Ils ont voté à la majorité pour trois jours de grève les 20, 21 et 22 novembre.

Les étudiants déplorent que pour certains programmes, comme en administration, ce soit plus facile d’être payé par un employeur à titre de stagiaire. Pour d’autres programmes, comme en santé ou dans le communautaire, ce n’est souvent pas le cas.

Les stagiaires veulent être payés en fonction de l’emploi qu’ils occupent. «Si eux n’occupent pas cet emploi-là, quelqu’un d’autre le fera et il sera rémunéré», estime Laura Daigneault, secrétaire générale de l’Association étudiante de l’Université du Québec à Rimouski (AGECAR).

«Il faut parfois même payer pour faire le stage, comme dans le cas de ceux qui payent leur stationnement. Ça leur enlève de l’argent que de faire le stage», déplore-t-elle.

Selon elle, lorsqu’un étudiant est en stage, il arrive qu’il ne puisse pas être disponible pour son emploi à temps partiel qui lui permet de payer son loyer et ses dépenses scolaires.

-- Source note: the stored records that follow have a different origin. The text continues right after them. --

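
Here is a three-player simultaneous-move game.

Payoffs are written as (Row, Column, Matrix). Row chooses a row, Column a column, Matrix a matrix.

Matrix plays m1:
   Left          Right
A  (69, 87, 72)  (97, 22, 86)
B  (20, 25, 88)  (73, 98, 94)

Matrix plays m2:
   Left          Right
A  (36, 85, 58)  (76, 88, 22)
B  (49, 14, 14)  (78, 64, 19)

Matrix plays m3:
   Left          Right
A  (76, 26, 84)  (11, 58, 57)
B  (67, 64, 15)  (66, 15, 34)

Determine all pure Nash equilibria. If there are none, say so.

This game has no pure Nash equilibrium.

(A, Left, m1): Matrix can switch to m3 (72 → 84). Not NE.
(A, Left, m2): Row can switch to B (36 → 49). Not NE.
(A, Left, m3): Column can switch to Right (26 → 58). Not NE.
(A, Right, m1): Column can switch to Left (22 → 87). Not NE.
(A, Right, m2): Row can switch to B (76 → 78). Not NE.
(A, Right, m3): Row can switch to B (11 → 66). Not NE.
(The remaining 6 profiles each have a profitable deviation by the same check.)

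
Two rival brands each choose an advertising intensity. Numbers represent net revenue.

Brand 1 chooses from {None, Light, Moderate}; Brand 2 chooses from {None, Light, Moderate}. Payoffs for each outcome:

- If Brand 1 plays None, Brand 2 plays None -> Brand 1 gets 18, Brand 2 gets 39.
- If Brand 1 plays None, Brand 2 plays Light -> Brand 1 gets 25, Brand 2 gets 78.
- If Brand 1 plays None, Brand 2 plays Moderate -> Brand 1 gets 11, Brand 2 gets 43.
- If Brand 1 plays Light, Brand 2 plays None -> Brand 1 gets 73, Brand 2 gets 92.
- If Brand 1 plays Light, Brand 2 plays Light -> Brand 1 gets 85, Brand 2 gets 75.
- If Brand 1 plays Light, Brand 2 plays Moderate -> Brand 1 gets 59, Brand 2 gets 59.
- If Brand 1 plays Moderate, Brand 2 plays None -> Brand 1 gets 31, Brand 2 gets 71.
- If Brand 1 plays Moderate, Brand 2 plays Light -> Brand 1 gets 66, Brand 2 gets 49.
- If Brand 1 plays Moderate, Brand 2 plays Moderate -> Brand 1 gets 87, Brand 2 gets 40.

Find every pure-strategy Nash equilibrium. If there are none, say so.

Brand 1 against None: payoffs 18, 73, 31 → best response Light.
Brand 1 against Light: payoffs 25, 85, 66 → best response Light.
Brand 1 against Moderate: payoffs 11, 59, 87 → best response Moderate.
Brand 2 against None: payoffs 39, 78, 43 → best response Light.
Brand 2 against Light: payoffs 92, 75, 59 → best response None.
Brand 2 against Moderate: payoffs 71, 49, 40 → best response None.
Mutual best responses: (Light, None).

Pure NE: (Light, None)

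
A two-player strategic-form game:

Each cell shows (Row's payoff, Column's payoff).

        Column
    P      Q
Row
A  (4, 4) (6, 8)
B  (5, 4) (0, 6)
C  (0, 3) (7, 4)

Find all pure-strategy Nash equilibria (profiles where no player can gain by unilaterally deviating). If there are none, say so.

The unique pure-strategy Nash equilibrium is (C, Q).

(A, P): Row can switch to B (4 → 5). Not NE.
(A, Q): Row can switch to C (6 → 7). Not NE.
(B, P): Column can switch to Q (4 → 6). Not NE.
(B, Q): Row can switch to A (0 → 6). Not NE.
(C, P): Row can switch to A (0 → 4). Not NE.
(C, Q): Row gets 7, best alternative 6; Column gets 4, best alternative 3. No profitable deviation — NE.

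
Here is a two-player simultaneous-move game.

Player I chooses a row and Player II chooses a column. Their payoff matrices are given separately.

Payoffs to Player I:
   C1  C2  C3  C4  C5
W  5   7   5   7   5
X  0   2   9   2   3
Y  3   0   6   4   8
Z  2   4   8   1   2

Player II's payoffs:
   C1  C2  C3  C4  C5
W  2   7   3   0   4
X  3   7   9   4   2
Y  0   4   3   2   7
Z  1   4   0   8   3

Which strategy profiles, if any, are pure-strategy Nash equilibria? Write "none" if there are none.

The pure Nash equilibria are (W, C2), (X, C3), (Y, C5).

For each strategy profile, look for a profitable unilateral deviation.
(W, C1): Player II can switch to C2 (2 → 7). Not NE.
(W, C2): Player I gets 7, best alternative 4; Player II gets 7, best alternative 4. No profitable deviation — NE.
(W, C3): Player I can switch to X (5 → 9). Not NE.
(W, C4): Player II can switch to C1 (0 → 2). Not NE.
(W, C5): Player I can switch to Y (5 → 8). Not NE.
(X, C1): Player I can switch to W (0 → 5). Not NE.
(X, C2): Player I can switch to W (2 → 7). Not NE.
(X, C3): Player I gets 9, best alternative 8; Player II gets 9, best alternative 7. No profitable deviation — NE.
(X, C4): Player I can switch to W (2 → 7). Not NE.
(X, C5): Player I can switch to W (3 → 5). Not NE.
(Y, C1): Player I can switch to W (3 → 5). Not NE.
(Y, C2): Player I can switch to W (0 → 7). Not NE.
(Y, C3): Player I can switch to X (6 → 9). Not NE.
(Y, C4): Player I can switch to W (4 → 7). Not NE.
(Y, C5): Player I gets 8, best alternative 5; Player II gets 7, best alternative 4. No profitable deviation — NE.
(The remaining 5 profiles each have a profitable deviation by the same check.)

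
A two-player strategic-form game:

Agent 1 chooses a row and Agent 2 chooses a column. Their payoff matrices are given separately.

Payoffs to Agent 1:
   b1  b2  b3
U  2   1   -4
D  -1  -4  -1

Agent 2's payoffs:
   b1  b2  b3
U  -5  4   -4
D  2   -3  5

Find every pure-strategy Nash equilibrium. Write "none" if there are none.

(U, b1): Agent 2 can switch to b2 (-5 → 4). Not NE.
(U, b2): Agent 1 gets 1, best alternative -4; Agent 2 gets 4, best alternative -4. No profitable deviation — NE.
(U, b3): Agent 1 can switch to D (-4 → -1). Not NE.
(D, b1): Agent 1 can switch to U (-1 → 2). Not NE.
(D, b2): Agent 1 can switch to U (-4 → 1). Not NE.
(D, b3): Agent 1 gets -1, best alternative -4; Agent 2 gets 5, best alternative 2. No profitable deviation — NE.

The pure Nash equilibria are (U, b2); (D, b3).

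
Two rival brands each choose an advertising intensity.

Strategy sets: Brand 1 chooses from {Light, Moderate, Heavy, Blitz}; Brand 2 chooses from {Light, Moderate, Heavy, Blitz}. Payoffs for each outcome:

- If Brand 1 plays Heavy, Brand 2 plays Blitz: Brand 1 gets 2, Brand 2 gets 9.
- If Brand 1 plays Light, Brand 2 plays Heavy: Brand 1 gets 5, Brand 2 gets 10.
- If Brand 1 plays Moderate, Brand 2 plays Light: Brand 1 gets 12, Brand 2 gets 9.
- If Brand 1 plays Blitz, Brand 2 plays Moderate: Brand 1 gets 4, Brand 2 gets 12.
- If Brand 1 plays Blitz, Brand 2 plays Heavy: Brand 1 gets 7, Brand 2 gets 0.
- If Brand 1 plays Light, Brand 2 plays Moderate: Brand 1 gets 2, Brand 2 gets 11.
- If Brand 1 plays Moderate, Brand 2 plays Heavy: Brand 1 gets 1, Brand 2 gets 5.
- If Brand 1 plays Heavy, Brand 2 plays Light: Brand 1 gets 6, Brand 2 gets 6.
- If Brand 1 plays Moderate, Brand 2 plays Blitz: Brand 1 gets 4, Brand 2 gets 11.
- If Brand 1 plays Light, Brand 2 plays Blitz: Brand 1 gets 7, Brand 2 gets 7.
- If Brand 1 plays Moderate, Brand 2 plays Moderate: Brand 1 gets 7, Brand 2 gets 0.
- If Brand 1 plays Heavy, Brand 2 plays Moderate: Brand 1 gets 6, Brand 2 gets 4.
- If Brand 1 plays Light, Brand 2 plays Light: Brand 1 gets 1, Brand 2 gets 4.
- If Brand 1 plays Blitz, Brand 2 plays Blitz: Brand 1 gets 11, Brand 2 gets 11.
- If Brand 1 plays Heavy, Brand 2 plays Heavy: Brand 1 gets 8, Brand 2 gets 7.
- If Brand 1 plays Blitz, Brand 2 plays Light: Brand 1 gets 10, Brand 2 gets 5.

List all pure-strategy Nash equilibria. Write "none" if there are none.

Brand 1 against Light: payoffs 1, 12, 6, 10 → best response Moderate.
Brand 1 against Moderate: payoffs 2, 7, 6, 4 → best response Moderate.
Brand 1 against Heavy: payoffs 5, 1, 8, 7 → best response Heavy.
Brand 1 against Blitz: payoffs 7, 4, 2, 11 → best response Blitz.
Brand 2 against Light: payoffs 4, 11, 10, 7 → best response Moderate.
Brand 2 against Moderate: payoffs 9, 0, 5, 11 → best response Blitz.
Brand 2 against Heavy: payoffs 6, 4, 7, 9 → best response Blitz.
Brand 2 against Blitz: payoffs 5, 12, 0, 11 → best response Moderate.
No profile is a mutual best response for all players.

No pure-strategy Nash equilibrium.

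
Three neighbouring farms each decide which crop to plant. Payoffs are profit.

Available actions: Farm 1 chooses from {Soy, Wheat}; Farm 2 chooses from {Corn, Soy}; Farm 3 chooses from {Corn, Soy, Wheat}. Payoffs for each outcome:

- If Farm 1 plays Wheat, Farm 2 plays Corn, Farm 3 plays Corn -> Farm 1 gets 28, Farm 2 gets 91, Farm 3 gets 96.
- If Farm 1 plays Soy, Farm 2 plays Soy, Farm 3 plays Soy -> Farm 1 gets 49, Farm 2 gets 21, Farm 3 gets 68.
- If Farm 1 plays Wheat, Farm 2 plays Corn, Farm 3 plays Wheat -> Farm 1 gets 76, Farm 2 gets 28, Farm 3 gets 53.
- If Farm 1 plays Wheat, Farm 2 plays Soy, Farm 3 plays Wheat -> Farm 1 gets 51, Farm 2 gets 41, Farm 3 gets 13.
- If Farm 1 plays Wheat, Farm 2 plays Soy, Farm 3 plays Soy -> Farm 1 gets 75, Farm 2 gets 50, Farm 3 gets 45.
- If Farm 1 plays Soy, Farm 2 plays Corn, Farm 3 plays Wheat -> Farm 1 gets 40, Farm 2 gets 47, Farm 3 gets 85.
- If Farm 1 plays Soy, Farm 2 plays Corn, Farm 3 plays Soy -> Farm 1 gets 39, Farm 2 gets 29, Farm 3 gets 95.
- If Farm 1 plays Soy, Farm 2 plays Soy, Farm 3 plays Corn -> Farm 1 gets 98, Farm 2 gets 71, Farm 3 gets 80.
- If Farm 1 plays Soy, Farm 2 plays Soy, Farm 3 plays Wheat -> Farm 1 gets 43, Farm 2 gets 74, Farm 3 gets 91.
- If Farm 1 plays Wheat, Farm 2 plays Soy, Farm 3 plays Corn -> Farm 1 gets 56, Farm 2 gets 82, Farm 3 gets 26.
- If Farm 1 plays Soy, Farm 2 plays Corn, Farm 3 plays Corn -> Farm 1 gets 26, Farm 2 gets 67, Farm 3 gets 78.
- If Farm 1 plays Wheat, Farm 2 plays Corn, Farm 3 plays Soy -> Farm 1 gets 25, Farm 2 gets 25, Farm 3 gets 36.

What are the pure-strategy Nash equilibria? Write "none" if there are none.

(Soy, Corn, Corn): Farm 1 can switch to Wheat (26 → 28). Not NE.
(Soy, Corn, Soy): Farm 1 gets 39, best alternative 25; Farm 2 gets 29, best alternative 21; Farm 3 gets 95, best alternative 85. No profitable deviation — NE.
(Soy, Corn, Wheat): Farm 1 can switch to Wheat (40 → 76). Not NE.
(Soy, Soy, Corn): Farm 3 can switch to Wheat (80 → 91). Not NE.
(Soy, Soy, Soy): Farm 1 can switch to Wheat (49 → 75). Not NE.
(Soy, Soy, Wheat): Farm 1 can switch to Wheat (43 → 51). Not NE.
(Wheat, Corn, Corn): Farm 1 gets 28, best alternative 26; Farm 2 gets 91, best alternative 82; Farm 3 gets 96, best alternative 53. No profitable deviation — NE.
(Wheat, Corn, Soy): Farm 1 can switch to Soy (25 → 39). Not NE.
(Wheat, Corn, Wheat): Farm 2 can switch to Soy (28 → 41). Not NE.
(Wheat, Soy, Corn): Farm 1 can switch to Soy (56 → 98). Not NE.
(Wheat, Soy, Soy): Farm 1 gets 75, best alternative 49; Farm 2 gets 50, best alternative 25; Farm 3 gets 45, best alternative 26. No profitable deviation — NE.
(Wheat, Soy, Wheat): Farm 3 can switch to Corn (13 → 26). Not NE.

Pure-strategy Nash equilibria: (Soy, Corn, Soy), (Wheat, Corn, Corn), (Wheat, Soy, Soy)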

Les étudiants veulent être traités comme des employés et obtenir une rémunération et non une compensation. Depuis cet automne, les finissants en éducation sont rémunérés sous forme de bourses lors de leur stage final, pour aider à contrer la pénurie d’enseignants qui frappe le Québec.

Charge supplémentaire?

L’Association étudiante ne croit pas que des stagiaires représentent une charge supplémentaire pour un employeur. «Quand on a un nouvel emploi, on se fait former et on est toujours payé pour les formations. Il y a toujours un ajustement de l’employeur», a dit Laura Daigneault.

La grève vise à faire bouger le gouvernement, qui doit légiférer en ce sens et prendre le dossier en charge, croit-elle. «Il faut qu’il (l’État) se rende compte que former des stagiaires ne peut que leur bénéficier.»

Une manifestation à Montréal aura lieu le 21 novembre pour que d’autres étudiants du Québec joignent leurs voix à cette demande.

Le ministre s'est dit bien au fait de la situation. Selon son cabinet, il prendra acte des demandes des étudiants et analysera la situation avec son équipe.